Ultimately it all blows up.... and then hopefully there are some just desserts handed out.
Rates wil still not rise then.. The Fed will just print moar and soak it all up. The jig is truly up when the Fed drains the system of all available treasuries and mortgage backed securities. Of course they will just switch to EUR denominated debt purchases then.
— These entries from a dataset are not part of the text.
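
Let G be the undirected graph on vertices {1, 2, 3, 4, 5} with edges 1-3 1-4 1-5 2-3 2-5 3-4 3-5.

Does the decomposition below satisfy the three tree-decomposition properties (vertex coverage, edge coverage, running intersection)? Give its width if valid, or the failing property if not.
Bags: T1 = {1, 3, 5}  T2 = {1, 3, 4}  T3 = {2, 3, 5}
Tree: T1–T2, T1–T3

Yes; width 2.

Checking the three conditions: (i) the bags cover all of {1, 2, 3, 4, 5}; (ii) for each edge, some bag contains both endpoints; (iii) the bags containing any fixed vertex form a subtree. All hold, so the decomposition is valid with width 3 − 1 = 2.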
In any case, yields will NOT be allowed to rise.
disingenuous, vacuous, fallacious, salacious, egregious, outrageous straw man. only an idiot would argue that lower bond prices would be bullish for stocks or that stocks would be a safe haven in that event. http://www.youtube.com/watch?v=EMnSpd0XRmo
I wish there were big, deep sink holes under the Capital Building, White House, Fed Reserve Bldg and the Pentagon. As well as the main corp headquarters of all the TBTF/TBTJail banks.
jeff gundlach last spoke a few months ago. The news was his short of AAPL. BUT...forgotten was the fact that he also said the US10Y had topped at roughly 2.0%. A TON more money was made by bond investors who realized that was just as important a call
The other major call Gundlach made is to avoid gold and instead trade silver long. Want to bet that's another mega call in a few months? Zero hedgers have to separate the BS from managers talking their book and a guy like Gundlach. So far he hasn't sold out.
Bottom line? Go long SLV
Hope you're right although I prefer PSLV and junk coins.
You just wrote a great summary and finished it with "go long an etf with no real physical behind it".
Just buy silver if you want to own silver. Stop playing their game.
Amen to that.
Trust them with nothing if you can help it.
Called for S&P to hit 500 last year. Maybe he was just early.
NEVER, NEVER listen to a guy on CNBC.
There is no inflation...the price of gas and food is being driven up by unicorns...not inflation.
If you guys haven't seen the Paul Tudor Jones documentary, its a must watch. http://www.tradingvix.com/2013/05/paul-tudor-jones-trader-documentary.ht...
Jeff's the man!
I disagree with Tyler's view that the rationale for the the Fed's QE efforts is to permit low cost funding of gvernment deficits. IMHO this is more of a side effect and to matter in this regard a rates' regime would need to have a time dimension coupled with a certain quantity of new debt issuance. I agree with the other three agruments in the article.
CNBC is so full of shit. They can't let Gundlach have his say... no, no. Have to bring on the jackass Cooperman to argue the equity dogma.
It's not the 8th.
It's bottom of the 9th - 2 out - it's 0-2 - nobody is on - and the home team is down by 17T runs.
Good luck everyone. It's going to suck for the next 20 years.
http://www.safehaven.com/article/29772/the-us-indices-the-reality
Since the financial crash of 2008 the western economies (US, Euro zone and Japan) have been using quantitative easing (QE). QE is not new. It was also used extensively in the 1930's. Japan has been using forms of QE for over a decade. But when one looks at the velocity of money and the money multiplier the money is not getting into the broader economy. But it is getting into the stock markets largely through the large money center banks that are the major beneficiaries of QE. Rising stock market valuations help the money center banks balance sheets. It is believed for the US at least that QE is primarily to help prop up the banking systems in the US, the Euro zone and Japan. The banking system remains saddled with huge amounts of debt that is either toxic or uncollectable.
Short Treasuries BITCHEZ!
But please do not read in thsi that you should buy stock.
Druckenmiller is right on all front about excess capacity in metals and misreading CHINA stimulus as a long term story, but there is this statement which is wrong.
"The last 11 years was an aberration, a deviation from the long-term trend of declining commodities prices as technology reduced the cost of extraction.”
Malthus is going bite his ass big time on farm commodities.